With “Project Simba”, Facebook is building an undersea cable surrounding Africa, with beachheads in several countries along the continent’s coast, to link Africa with the company European and Asian datacenters, while reducing bandwidth costs. The challenge for Facebook (as well as for the other internet tech companies like Google) is to balance whether to use the network for their exclusive use (i.e. a private network), or to allow telecom carriers (like MTN and Vodafone) to use the network overcapacity (facing then the cumbersome regulatory burdens of the network wholesale business).

And with “Project Kuiper”, Amazon wants to send satellites up into low orbit (LEO) at three different altitudes, joining traditional sat companies like Telesat as well as start-ups like OneWeb, something that would provide internet access to more than 95% of the global population.

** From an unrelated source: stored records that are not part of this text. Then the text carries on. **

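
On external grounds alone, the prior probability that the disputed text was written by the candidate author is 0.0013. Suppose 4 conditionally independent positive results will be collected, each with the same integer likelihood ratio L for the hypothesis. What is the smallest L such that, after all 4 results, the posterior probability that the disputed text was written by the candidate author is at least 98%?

Prior odds = 0.0013/0.9987 = 13/9987.
Target odds = 0.98/0.02 = 49.
Need L⁴ ≥ 49 ÷ (13/9987) = 489363/13.
13⁴ = 28561 < 489363/13 ≤ 38416 = 14⁴, so L = 14.

14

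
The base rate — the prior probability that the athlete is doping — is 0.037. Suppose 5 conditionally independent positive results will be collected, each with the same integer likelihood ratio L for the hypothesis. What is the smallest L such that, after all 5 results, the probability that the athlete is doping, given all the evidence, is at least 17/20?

3

Prior odds = 0.037/0.963 = 37/963.
Target odds = 0.85/0.15 = 17/3.
Need L⁵ ≥ 17/3 ÷ (37/963) = 5457/37.
2⁵ = 32 < 5457/37 ≤ 243 = 3⁵, so L = 3.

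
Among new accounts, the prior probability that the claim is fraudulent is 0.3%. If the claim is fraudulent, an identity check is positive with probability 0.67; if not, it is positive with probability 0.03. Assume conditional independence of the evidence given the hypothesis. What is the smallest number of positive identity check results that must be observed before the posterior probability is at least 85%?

3

Prior odds = 0.003/0.997 = 3/997.
Likelihood ratio of a positive = 0.67/0.03 = 67/3.
Target posterior odds = 0.85/0.15 = 17/3.
Need (3/997) × (67/3)ⁿ ≥ 17/3, i.e. (67/3)ⁿ ≥ 16949/9.
(67/3)² = 4489/9 falls short of 16949/9 but (67/3)³ = 300763/27 reaches it, so n = 3.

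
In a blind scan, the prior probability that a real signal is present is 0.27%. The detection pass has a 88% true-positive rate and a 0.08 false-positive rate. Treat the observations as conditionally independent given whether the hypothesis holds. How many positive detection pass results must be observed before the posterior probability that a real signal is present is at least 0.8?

4

Prior odds = 0.0027/0.9973 = 27/9973.
Likelihood ratio of a positive result = 0.88/0.08 = 11.
Target posterior odds = 0.8/0.2 = 4.
Require 11ⁿ ≥ 4 ÷ (27/9973) = 39892/27.
11³ = 1331 falls short of 39892/27 but 11⁴ = 14641 reaches it, so n = 4.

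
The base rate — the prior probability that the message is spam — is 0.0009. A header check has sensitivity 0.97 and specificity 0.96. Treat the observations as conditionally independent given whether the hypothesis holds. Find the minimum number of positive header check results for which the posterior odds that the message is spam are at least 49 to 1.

Prior odds = 0.0009/0.9991 = 9/9991.
False-positive rate = 1 − 0.96 = 0.04; likelihood ratio of a positive = 0.97/0.04 = 24.25.
Target odds = 49.
Need (9/9991) × 24.25ⁿ ≥ 49, i.e. 24.25ⁿ ≥ 489559/9.
24.25³ = 912673/64 falls short of 489559/9 but 24.25⁴ = 88529281/256 reaches it, so n = 4.

4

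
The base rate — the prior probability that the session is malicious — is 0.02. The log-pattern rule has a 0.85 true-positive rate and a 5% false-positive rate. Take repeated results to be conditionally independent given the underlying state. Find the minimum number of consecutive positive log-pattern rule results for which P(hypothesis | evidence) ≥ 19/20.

3

Prior odds = 0.02/0.98 = 1/49.
Likelihood ratio of a positive result = 0.85/0.05 = 17.
Target odds: 0.95 ÷ 0.05 = 19.
Require 17ⁿ ≥ 19 ÷ (1/49) = 931.
17² = 289 falls short of 931 but 17³ = 4913 reaches it, so n = 3.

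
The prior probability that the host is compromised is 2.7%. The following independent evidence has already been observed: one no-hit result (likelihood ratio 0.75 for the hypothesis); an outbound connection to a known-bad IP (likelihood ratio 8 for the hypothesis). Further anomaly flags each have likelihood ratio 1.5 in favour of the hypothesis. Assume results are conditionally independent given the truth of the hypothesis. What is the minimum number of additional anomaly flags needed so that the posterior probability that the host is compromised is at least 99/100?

16

Prior odds = 0.027/0.973 = 27/973.
Combined Bayes factor of the evidence already in hand = 0.75 × 8 = 6.
Odds after that evidence = (27/973) × 6 = 162/973.
Target odds = 0.99/0.01 = 99.
Need 1.5ⁿ ≥ 99 ÷ (162/973) = 10703/18.
1.5¹⁵ = 14348907/32768 falls short of 10703/18 but 1.5¹⁶ = 43046721/65536 reaches it, so n = 16.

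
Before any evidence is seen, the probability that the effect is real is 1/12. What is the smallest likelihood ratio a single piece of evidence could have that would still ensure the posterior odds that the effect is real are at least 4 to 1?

Prior odds = (1/12)/(11/12) = 1/11.
Target odds = 4.
Required Bayes factor = 4 ÷ (1/11) = 44.

44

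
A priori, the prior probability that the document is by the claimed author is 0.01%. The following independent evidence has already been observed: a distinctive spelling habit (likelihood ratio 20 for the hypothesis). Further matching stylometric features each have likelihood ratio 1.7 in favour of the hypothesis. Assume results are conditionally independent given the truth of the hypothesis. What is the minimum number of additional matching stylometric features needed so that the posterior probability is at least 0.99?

Prior odds = 0.0001/0.9999 = 1/9999.
Bayes factor of the evidence already in hand = 20.
Odds after that evidence = (1/9999) × 20 = 20/9999.
Target odds = 0.99/0.01 = 99.
Need 1.7ⁿ ≥ 99 ÷ (20/9999) = 49495.05.
1.7²⁰ ≈40642.3 falls short of 49495.05 but 1.7²¹ ≈69091.9 reaches it, so n = 21.

21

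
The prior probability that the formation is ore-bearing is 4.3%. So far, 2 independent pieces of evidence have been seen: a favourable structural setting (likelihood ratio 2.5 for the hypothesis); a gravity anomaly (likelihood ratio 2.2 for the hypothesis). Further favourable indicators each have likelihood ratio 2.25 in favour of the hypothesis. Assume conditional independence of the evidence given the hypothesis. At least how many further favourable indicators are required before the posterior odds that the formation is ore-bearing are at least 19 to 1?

Prior odds = 0.043/0.957 = 43/957.
Combined Bayes factor of the evidence already in hand = 2.5 × 2.2 = 5.5.
Odds after that evidence = (43/957) × 5.5 = 43/174.
Target odds = 19.
Need 2.25ⁿ ≥ 19 ÷ (43/174) = 3306/43.
2.25⁵ = 59049/1024 falls short of 3306/43 but 2.25⁶ = 531441/4096 reaches it, so n = 6.

6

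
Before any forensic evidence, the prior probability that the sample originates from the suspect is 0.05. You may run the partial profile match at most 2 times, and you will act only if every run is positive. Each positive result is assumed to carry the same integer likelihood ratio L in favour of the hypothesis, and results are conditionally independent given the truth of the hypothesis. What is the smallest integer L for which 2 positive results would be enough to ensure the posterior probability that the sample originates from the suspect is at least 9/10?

Prior odds = 0.05/0.95 = 1/19.
Target odds = 0.9/0.1 = 9.
Need L² ≥ 9 ÷ (1/19) = 171.
13² = 169 < 171 ≤ 196 = 14², so L = 14.

14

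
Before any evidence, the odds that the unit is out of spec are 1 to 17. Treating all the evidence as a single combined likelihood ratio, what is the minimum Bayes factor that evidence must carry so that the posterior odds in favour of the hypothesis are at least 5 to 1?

85

Prior odds = 1/17.
Target odds = 5.
Required Bayes factor = 5 ÷ (1/17) = 85.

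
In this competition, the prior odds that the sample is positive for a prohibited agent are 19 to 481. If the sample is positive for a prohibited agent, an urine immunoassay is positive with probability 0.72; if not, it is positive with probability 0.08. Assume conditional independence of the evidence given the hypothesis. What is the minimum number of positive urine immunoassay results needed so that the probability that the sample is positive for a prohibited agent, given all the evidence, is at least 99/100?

4

Prior odds = 19/481.
Likelihood ratio of a positive = 0.72/0.08 = 9.
Target odds: 0.99 ÷ 0.01 = 99.
Need (19/481) × 9ⁿ ≥ 99, i.e. 9ⁿ ≥ 47619/19.
9³ = 729 falls short of 47619/19 but 9⁴ = 6561 reaches it, so n = 4.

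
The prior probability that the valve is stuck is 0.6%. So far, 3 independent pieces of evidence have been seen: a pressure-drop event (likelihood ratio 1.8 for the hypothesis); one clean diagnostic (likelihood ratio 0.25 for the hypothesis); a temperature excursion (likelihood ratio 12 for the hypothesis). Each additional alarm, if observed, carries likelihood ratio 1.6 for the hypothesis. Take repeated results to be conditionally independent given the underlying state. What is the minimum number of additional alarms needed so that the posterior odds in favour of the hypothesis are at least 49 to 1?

16

Prior odds = 0.006/0.994 = 3/497.
Combined Bayes factor of the evidence already in hand = 1.8 × 0.25 × 12 = 5.4.
Odds after that evidence = (3/497) × 5.4 = 81/2485.
Target odds = 49.
Need 1.6ⁿ ≥ 49 ÷ (81/2485) = 121765/81.
1.6¹⁵ ≈1152.92 falls short of 121765/81 but 1.6¹⁶ ≈1844.67 reaches it, so n = 16.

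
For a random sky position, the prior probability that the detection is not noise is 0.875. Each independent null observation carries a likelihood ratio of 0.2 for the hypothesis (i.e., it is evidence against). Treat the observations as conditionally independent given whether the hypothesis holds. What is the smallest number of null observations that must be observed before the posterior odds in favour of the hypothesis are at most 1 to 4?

Prior odds: 0.875 ÷ 0.125 = 7.
Likelihood ratio per null observation = 0.2.
Target odds = 0.25.
Need 7 × 0.2ⁿ ≤ 0.25, i.e. 0.2ⁿ ≤ 1/28.
0.2² = 0.04 is still above 1/28 but 0.2³ = 0.008 is at or below it, so n = 3.

3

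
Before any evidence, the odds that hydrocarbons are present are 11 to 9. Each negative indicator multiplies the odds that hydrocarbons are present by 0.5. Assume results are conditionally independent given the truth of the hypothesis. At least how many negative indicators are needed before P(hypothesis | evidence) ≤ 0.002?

Prior odds = 11/9.
Likelihood ratio per negative indicator = 0.5.
Target posterior odds = 0.002/0.998 = 1/499.
Need (11/9) × 0.5ⁿ ≤ 1/499, i.e. 0.5ⁿ ≤ 9/5489.
0.5⁹ = 0.001953125 is still above 9/5489 but 0.5¹⁰ = 1/1024 is at or below it, so n = 10.

10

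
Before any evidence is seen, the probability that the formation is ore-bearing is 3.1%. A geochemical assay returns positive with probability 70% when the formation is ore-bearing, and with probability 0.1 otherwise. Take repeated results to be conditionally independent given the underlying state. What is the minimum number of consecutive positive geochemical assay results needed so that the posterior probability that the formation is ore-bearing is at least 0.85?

Prior odds: 0.031 ÷ 0.969 = 31/969.
Likelihood ratio of a positive result = 0.7/0.1 = 7.
Target odds: 0.85 ÷ 0.15 = 17/3.
Need (31/969) × 7ⁿ ≥ 17/3, i.e. 7ⁿ ≥ 5491/31.
7² = 49 falls short of 5491/31 but 7³ = 343 reaches it, so n = 3.

3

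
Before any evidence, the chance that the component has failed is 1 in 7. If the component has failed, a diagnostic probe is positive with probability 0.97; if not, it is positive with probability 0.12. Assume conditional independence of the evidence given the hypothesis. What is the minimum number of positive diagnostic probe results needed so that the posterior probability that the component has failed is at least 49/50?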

The satellite service provider market seems actually booming indeed. SES Networks launched four Medium Earth orbit (MEO) satellites from the company’s O3b Networks unit, hoping the US-based MNOs in their 5G rollouts, as the demand for network backhaul capacity and new use cases increases.

And in yet another effort to expand their subscribers base in Africa, Facebook is using AI to map the exact locations where the 1.3 billion African population live, using data from satellite images as an input. This could help Facebook identify potentially attractive spots to deploy low-cost internet connectivity, but is also being sold as a contribution for more efficient humanitarian work.

DEVICES New rumors were published about the iPhone’s next generation, and the camera system could be one of the central innovations, as a key element to enable Virtual / Augmented Reality apps, which Apple has mentioned as a priority. The reports claim that the larger new models will include a three-camera array.

Healthcare could also be a big opportunity for Apple. According to Morgan Stanley analysts, which estimate that revenues from this could reach up to USD 313 billion by 2027 and believe that Apple has the right capabilities to build a new ecosystem around that.

But the absence of a 5G roadmap could become a PR problem for Apple, which might become one of the losers in the 5G race that has just started commercially (in South Korea and the US), as it’s the only handset maker that doesn’t have a roadmap to that new ‘G’, while Tim Cook has been fighting Qualcomm over several months now.

SEMICONDUCTORS Meanwhile, Huawei has not lost commercial aggressiveness, and is trying to take advantage of the current Apple conflict with Qualcomm, and the weakness this is creating for Apple, by offering to sell Huawei’s 5G modems for the new iPhones. However, the current ban affecting the company in the US makes this unlikely.

Merck, the German healthcare and life sciences group, has acquired the semiconductors company Versum Materials — who makes chemicals used in the production of circuit boards and wafers and its clients include Intel, Samsung and SK Hynix, and who has seen its revenues increase due to the increasing demand in 5G — for USD 6.4 billion, bolstering its performance materials unit, which the company has sought to buttress in the face of renewed pressure from Chinese rivals.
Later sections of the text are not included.